My family experienced the horrible impact of detailed and misguided treatment rules. I remember when my dad was getting rehabilitation on a broken hip the year before he died. The nurses at the rehab center unanimously agreed that he needed two 50-minute sessions per day, but Medicare would only pay for and allow one session. It shocked me that I was not permitted to pay for the additional rehab, even if I wanted to, because Medicare prohibited the Center from billing me for the difference between what it covered, and what he needed. He never recovered from his broken hip (in fact, he fell and broke the other hip during his prolonged stay in the rehab center) and died a year later, still wheelchair-bound. When I hear that elderly adults love Medicare, I can only surmise that they have not experienced its inflexibility, but only its generosity.

There is a saying I have quoted in this blog: “One person’s waste is another person’s income.” I do not remember who said it, but it makes the point simply and eloquently. When government sets out to reduce waste, someone in the healthcare system loses either a job or a source of income. That person or population will not accept a reduction without a major fight. There needs to be a transition plan to make sure that the individuals and groups adversely affected have some other way to win or, at least, minimize their losses. This is neither simple, nor fast, so I am skeptical that, even with the best program for ferreting out waste, we can save much money.

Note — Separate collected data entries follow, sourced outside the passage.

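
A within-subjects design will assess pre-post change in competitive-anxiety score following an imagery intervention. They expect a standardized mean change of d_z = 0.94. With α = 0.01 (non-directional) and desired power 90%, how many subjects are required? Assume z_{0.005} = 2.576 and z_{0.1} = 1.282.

For a paired (one-sample on differences) test: n = ((z_{α/2} + z_β) / d)².
z_{α/2} + z_β = 2.576 + 1.282 = 3.858.
n = (3.858 / 0.94)² = 4.104² = 16.84.
Round up.

n = 17 pairs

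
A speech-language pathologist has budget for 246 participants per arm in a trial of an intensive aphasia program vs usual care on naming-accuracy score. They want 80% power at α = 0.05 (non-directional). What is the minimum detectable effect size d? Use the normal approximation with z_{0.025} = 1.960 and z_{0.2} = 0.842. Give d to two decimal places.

d_min ≈ 0.25

For two independent groups of n = 246 each: d_min = (z_{α/2} + z_β)·√(2/n).
z-sum = 1.960 + 0.842 = 2.802.
d_min = 2.802 × √(2/246) = 2.802 × 0.0902 = 0.253.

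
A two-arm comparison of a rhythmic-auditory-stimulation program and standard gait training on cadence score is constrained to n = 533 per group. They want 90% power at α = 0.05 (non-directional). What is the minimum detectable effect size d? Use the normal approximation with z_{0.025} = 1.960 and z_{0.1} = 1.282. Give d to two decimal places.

For two independent groups of n = 533 each: d_min = (z_{α/2} + z_β)·√(2/n).
z-sum = 1.960 + 1.282 = 3.242.
d_min = 3.242 × √(2/533) = 3.242 × 0.0613 = 0.199.

d_min ≈ 0.20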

Increasing our deficit to reduce health care costs just means that we pay higher taxes or carry a higher national debt that eventually results in higher borrowing costs that ripple throughout the economy.

I wish the President all the best in driving for comprehensive reform, which we need, and believe he gave a well-crafted, well-designed speech, with eloquence and moral clarity that I deeply respect and admire, but the difficult work is just beginning, and the risks of poor execution are high.